Candidata é questionada sobre vida sexual em vaga de emprego e recebe indenização em Salvador

Reprodução/ Freepik
Decisão unânime determina indenização por danos morais após mulher relatar constrangimento em processo seletivo de telemarketing  |   Bnews - Divulgação Reprodução/ Freepik
Bruna Rocha

por Bruna Rocha

Publicado em 10/03/2026, às 09h25 - Atualizado às 13h16



A 3ª Turma do Tribunal Regional do Trabalho da Bahia (TRT-BA) decidiu a favor de uma mulher que, durante um processo seletivo para uma vaga home office em uma empresa de telemarketing, foi questionada sobre sua vida sexual e seu estado de saúde mental.

Segundo a trabalhadora, ela encontrou a vaga de atendente remoto por meio de uma plataforma de empregos. Participou de alguns dias de treinamento, mas não chegou a trabalhar efetivamente devido a um problema de conexão no sistema e acabou sendo dispensada.

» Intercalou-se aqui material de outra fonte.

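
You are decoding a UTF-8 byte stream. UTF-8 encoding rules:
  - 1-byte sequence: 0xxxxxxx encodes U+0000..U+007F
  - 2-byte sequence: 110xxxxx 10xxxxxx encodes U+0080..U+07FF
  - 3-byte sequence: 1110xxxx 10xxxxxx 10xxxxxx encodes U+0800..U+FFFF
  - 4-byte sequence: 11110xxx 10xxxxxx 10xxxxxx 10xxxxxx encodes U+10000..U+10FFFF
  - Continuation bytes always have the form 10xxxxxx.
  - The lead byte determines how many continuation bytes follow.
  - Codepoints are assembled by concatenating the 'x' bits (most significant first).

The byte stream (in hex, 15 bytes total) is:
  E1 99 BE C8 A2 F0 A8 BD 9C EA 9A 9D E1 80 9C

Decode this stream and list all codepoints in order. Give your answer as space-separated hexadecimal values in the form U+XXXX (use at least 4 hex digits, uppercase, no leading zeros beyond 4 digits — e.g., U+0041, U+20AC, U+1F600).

Answer: U+167E U+0222 U+28F5C U+A69D U+101C

Derivation:
Byte[0]=E1: 3-byte lead, need 2 cont bytes. acc=0x1
Byte[1]=99: continuation. acc=(acc<<6)|0x19=0x59
Byte[2]=BE: continuation. acc=(acc<<6)|0x3E=0x167E
Completed: cp=U+167E (starts at byte 0)
Byte[3]=C8: 2-byte lead, need 1 cont bytes. acc=0x8
Byte[4]=A2: continuation. acc=(acc<<6)|0x22=0x222
Completed: cp=U+0222 (starts at byte 3)
Byte[5]=F0: 4-byte lead, need 3 cont bytes. acc=0x0
Byte[6]=A8: continuation. acc=(acc<<6)|0x28=0x28
Byte[7]=BD: continuation. acc=(acc<<6)|0x3D=0xA3D
Byte[8]=9C: continuation. acc=(acc<<6)|0x1C=0x28F5C
Completed: cp=U+28F5C (starts at byte 5)
Byte[9]=EA: 3-byte lead, need 2 cont bytes. acc=0xA
Byte[10]=9A: continuation. acc=(acc<<6)|0x1A=0x29A
Byte[11]=9D: continuation. acc=(acc<<6)|0x1D=0xA69D
Completed: cp=U+A69D (starts at byte 9)
Byte[12]=E1: 3-byte lead, need 2 cont bytes. acc=0x1
Byte[13]=80: continuation. acc=(acc<<6)|0x00=0x40
Byte[14]=9C: continuation. acc=(acc<<6)|0x1C=0x101C
Completed: cp=U+101C (starts at byte 12)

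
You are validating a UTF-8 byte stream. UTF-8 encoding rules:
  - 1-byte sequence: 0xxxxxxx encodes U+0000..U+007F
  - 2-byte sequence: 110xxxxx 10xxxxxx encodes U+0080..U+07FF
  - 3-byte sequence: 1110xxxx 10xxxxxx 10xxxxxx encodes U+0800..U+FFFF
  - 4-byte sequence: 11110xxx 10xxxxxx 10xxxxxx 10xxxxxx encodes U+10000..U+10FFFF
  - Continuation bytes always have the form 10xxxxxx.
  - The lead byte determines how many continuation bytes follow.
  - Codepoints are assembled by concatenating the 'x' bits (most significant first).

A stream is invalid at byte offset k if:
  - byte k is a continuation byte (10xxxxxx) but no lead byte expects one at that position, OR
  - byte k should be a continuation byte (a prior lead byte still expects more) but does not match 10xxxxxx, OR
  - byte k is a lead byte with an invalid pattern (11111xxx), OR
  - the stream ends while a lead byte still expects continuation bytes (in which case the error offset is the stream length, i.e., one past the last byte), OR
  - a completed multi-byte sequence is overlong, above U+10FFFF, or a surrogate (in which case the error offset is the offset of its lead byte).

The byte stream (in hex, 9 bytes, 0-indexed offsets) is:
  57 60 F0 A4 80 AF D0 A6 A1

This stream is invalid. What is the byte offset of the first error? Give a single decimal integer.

Answer: 8

Derivation:
Byte[0]=57: 1-byte ASCII. cp=U+0057
Byte[1]=60: 1-byte ASCII. cp=U+0060
Byte[2]=F0: 4-byte lead, need 3 cont bytes. acc=0x0
Byte[3]=A4: continuation. acc=(acc<<6)|0x24=0x24
Byte[4]=80: continuation. acc=(acc<<6)|0x00=0x900
Byte[5]=AF: continuation. acc=(acc<<6)|0x2F=0x2402F
Completed: cp=U+2402F (starts at byte 2)
Byte[6]=D0: 2-byte lead, need 1 cont bytes. acc=0x10
Byte[7]=A6: continuation. acc=(acc<<6)|0x26=0x426
Completed: cp=U+0426 (starts at byte 6)
Byte[8]=A1: INVALID lead byte (not 0xxx/110x/1110/11110)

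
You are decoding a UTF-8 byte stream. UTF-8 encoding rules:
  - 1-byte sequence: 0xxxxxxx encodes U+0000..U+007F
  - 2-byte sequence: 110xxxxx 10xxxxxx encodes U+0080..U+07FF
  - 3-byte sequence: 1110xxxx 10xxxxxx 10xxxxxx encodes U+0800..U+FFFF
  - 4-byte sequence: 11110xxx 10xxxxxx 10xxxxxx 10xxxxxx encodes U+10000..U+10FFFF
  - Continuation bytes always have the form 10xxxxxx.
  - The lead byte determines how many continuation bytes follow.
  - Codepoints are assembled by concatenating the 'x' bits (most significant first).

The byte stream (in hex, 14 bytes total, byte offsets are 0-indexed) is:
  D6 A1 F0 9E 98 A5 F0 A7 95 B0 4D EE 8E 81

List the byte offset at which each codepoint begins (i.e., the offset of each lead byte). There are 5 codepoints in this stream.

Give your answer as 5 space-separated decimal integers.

Byte[0]=D6: 2-byte lead, need 1 cont bytes. acc=0x16
Byte[1]=A1: continuation. acc=(acc<<6)|0x21=0x5A1
Completed: cp=U+05A1 (starts at byte 0)
Byte[2]=F0: 4-byte lead, need 3 cont bytes. acc=0x0
Byte[3]=9E: continuation. acc=(acc<<6)|0x1E=0x1E
Byte[4]=98: continuation. acc=(acc<<6)|0x18=0x798
Byte[5]=A5: continuation. acc=(acc<<6)|0x25=0x1E625
Completed: cp=U+1E625 (starts at byte 2)
Byte[6]=F0: 4-byte lead, need 3 cont bytes. acc=0x0
Byte[7]=A7: continuation. acc=(acc<<6)|0x27=0x27
Byte[8]=95: continuation. acc=(acc<<6)|0x15=0x9D5
Byte[9]=B0: continuation. acc=(acc<<6)|0x30=0x27570
Completed: cp=U+27570 (starts at byte 6)
Byte[10]=4D: 1-byte ASCII. cp=U+004D
Byte[11]=EE: 3-byte lead, need 2 cont bytes. acc=0xE
Byte[12]=8E: continuation. acc=(acc<<6)|0x0E=0x38E
Byte[13]=81: continuation. acc=(acc<<6)|0x01=0xE381
Completed: cp=U+E381 (starts at byte 11)

Answer: 0 2 6 10 11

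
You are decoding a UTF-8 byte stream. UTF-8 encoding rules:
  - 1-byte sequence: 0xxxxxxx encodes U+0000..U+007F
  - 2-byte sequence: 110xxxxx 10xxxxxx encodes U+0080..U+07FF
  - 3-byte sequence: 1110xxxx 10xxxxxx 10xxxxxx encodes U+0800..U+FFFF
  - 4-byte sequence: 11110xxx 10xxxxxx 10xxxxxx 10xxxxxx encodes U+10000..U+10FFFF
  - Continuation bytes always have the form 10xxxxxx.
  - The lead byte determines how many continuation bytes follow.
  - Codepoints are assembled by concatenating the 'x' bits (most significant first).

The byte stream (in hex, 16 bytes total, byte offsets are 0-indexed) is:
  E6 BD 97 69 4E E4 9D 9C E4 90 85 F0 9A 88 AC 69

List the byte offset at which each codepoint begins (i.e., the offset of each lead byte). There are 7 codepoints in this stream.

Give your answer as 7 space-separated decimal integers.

Byte[0]=E6: 3-byte lead, need 2 cont bytes. acc=0x6
Byte[1]=BD: continuation. acc=(acc<<6)|0x3D=0x1BD
Byte[2]=97: continuation. acc=(acc<<6)|0x17=0x6F57
Completed: cp=U+6F57 (starts at byte 0)
Byte[3]=69: 1-byte ASCII. cp=U+0069
Byte[4]=4E: 1-byte ASCII. cp=U+004E
Byte[5]=E4: 3-byte lead, need 2 cont bytes. acc=0x4
Byte[6]=9D: continuation. acc=(acc<<6)|0x1D=0x11D
Byte[7]=9C: continuation. acc=(acc<<6)|0x1C=0x475C
Completed: cp=U+475C (starts at byte 5)
Byte[8]=E4: 3-byte lead, need 2 cont bytes. acc=0x4
Byte[9]=90: continuation. acc=(acc<<6)|0x10=0x110
Byte[10]=85: continuation. acc=(acc<<6)|0x05=0x4405
Completed: cp=U+4405 (starts at byte 8)
Byte[11]=F0: 4-byte lead, need 3 cont bytes. acc=0x0
Byte[12]=9A: continuation. acc=(acc<<6)|0x1A=0x1A
Byte[13]=88: continuation. acc=(acc<<6)|0x08=0x688
Byte[14]=AC: continuation. acc=(acc<<6)|0x2C=0x1A22C
Completed: cp=U+1A22C (starts at byte 11)
Byte[15]=69: 1-byte ASCII. cp=U+0069

Answer: 0 3 4 5 8 11 15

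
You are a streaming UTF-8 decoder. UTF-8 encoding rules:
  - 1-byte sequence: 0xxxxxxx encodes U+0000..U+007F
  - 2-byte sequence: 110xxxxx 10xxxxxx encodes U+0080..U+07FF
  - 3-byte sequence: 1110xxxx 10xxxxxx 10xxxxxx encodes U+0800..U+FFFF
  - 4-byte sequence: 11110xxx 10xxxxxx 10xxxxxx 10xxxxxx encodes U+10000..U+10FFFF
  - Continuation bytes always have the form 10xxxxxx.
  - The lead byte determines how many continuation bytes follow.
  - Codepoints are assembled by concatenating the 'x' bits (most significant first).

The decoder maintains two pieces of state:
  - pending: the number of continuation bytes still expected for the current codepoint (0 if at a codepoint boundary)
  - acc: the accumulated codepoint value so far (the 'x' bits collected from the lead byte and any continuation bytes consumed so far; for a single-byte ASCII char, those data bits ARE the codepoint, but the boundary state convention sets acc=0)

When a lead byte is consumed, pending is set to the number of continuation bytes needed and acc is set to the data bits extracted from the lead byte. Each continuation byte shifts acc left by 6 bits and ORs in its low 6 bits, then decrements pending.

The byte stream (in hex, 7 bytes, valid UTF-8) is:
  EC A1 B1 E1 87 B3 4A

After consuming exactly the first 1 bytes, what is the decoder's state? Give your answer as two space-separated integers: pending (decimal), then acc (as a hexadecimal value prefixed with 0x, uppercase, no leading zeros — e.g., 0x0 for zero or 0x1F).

Answer: 2 0xC

Derivation:
Byte[0]=EC: 3-byte lead. pending=2, acc=0xC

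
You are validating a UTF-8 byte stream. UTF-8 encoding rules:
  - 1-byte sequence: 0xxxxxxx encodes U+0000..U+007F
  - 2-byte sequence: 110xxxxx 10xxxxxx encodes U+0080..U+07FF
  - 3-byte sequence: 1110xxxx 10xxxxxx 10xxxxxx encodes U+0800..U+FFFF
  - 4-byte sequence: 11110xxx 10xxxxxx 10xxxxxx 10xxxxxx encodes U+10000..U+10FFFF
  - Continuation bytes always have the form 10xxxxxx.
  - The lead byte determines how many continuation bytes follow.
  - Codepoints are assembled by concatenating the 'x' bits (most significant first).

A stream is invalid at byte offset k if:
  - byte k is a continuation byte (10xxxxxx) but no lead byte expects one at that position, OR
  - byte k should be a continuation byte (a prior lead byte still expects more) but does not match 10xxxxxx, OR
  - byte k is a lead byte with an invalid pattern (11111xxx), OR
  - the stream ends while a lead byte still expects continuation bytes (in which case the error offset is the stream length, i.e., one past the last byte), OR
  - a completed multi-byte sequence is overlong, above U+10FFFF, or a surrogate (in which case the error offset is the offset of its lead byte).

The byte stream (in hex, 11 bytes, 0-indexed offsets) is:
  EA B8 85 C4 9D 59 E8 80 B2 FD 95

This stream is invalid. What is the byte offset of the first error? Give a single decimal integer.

Byte[0]=EA: 3-byte lead, need 2 cont bytes. acc=0xA
Byte[1]=B8: continuation. acc=(acc<<6)|0x38=0x2B8
Byte[2]=85: continuation. acc=(acc<<6)|0x05=0xAE05
Completed: cp=U+AE05 (starts at byte 0)
Byte[3]=C4: 2-byte lead, need 1 cont bytes. acc=0x4
Byte[4]=9D: continuation. acc=(acc<<6)|0x1D=0x11D
Completed: cp=U+011D (starts at byte 3)
Byte[5]=59: 1-byte ASCII. cp=U+0059
Byte[6]=E8: 3-byte lead, need 2 cont bytes. acc=0x8
Byte[7]=80: continuation. acc=(acc<<6)|0x00=0x200
Byte[8]=B2: continuation. acc=(acc<<6)|0x32=0x8032
Completed: cp=U+8032 (starts at byte 6)
Byte[9]=FD: INVALID lead byte (not 0xxx/110x/1110/11110)

Answer: 9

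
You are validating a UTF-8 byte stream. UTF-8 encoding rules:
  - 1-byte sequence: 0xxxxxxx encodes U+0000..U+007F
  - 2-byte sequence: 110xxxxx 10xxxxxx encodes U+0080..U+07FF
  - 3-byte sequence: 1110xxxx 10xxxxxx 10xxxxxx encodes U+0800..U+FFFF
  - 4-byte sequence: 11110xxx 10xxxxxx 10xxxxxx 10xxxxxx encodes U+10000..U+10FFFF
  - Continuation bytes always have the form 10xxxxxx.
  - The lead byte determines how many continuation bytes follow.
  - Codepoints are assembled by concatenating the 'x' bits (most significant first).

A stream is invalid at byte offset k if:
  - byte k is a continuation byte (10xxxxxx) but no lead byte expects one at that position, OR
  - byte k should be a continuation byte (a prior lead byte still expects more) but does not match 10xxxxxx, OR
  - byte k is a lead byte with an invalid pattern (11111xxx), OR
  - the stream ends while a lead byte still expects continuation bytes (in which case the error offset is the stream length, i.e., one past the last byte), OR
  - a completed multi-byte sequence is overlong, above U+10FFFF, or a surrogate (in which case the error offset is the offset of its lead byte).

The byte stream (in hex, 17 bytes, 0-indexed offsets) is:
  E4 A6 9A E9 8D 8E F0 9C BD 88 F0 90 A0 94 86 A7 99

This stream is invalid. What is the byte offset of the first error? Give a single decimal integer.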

Durante o processo seletivo, a candidata relatou ter preenchido formulários com perguntas que extrapolavam o âmbito profissional. Entre os questionamentos estavam se ela tinha depressão ou ansiedade, se havia realizado exame preventivo (Papanicolau) e se mantinha relações sexuais com proteção. Segundo ela, a situação causou constrangimento.

Na primeira decisão, proferida pela 27ª Vara do Trabalho de Salvador, a juíza entendeu que o período de treinamento fazia parte da fase inicial de adaptação e aprendizado, considerada prática legal. A magistrada também avaliou que, embora o questionário trouxesse perguntas pessoais, não havia provas suficientes de constrangimento ou discriminação, e negou o pedido de indenização por danos morais.

Ao analisar o recurso da trabalhadora, a 3ª Turma do TRT-BA adotou entendimento diferente. Para a relatora, desembargadora Viviane Leite, os questionamentos tratavam de temas íntimos sem relação com as atividades do cargo.

“As perguntas formuladas possuem nítido caráter seletivo e excludente, objetivando impedir o acesso ao mercado de trabalho de grupos específicos da sociedade, como mulheres em idade fértil, gestantes ou pessoas com histórico de transtornos psíquicos”, afirmou a magistrada.

Com o novo entendimento, a trabalhadora deverá receber indenização de R$ 5 mil por danos morais. A relatora destacou que não houve comprovação de perda de outras oportunidades de emprego. A empresa, conforme a decisão, tinha o direito de encerrar o vínculo, já que não havia estabilidade no período.

Clique aqui e se inscreva no canal do BNews no Youtube

A decisão foi unânime, com votos favoráveis dos juízes convocados Soraya Gesteira e Paulo Temporal.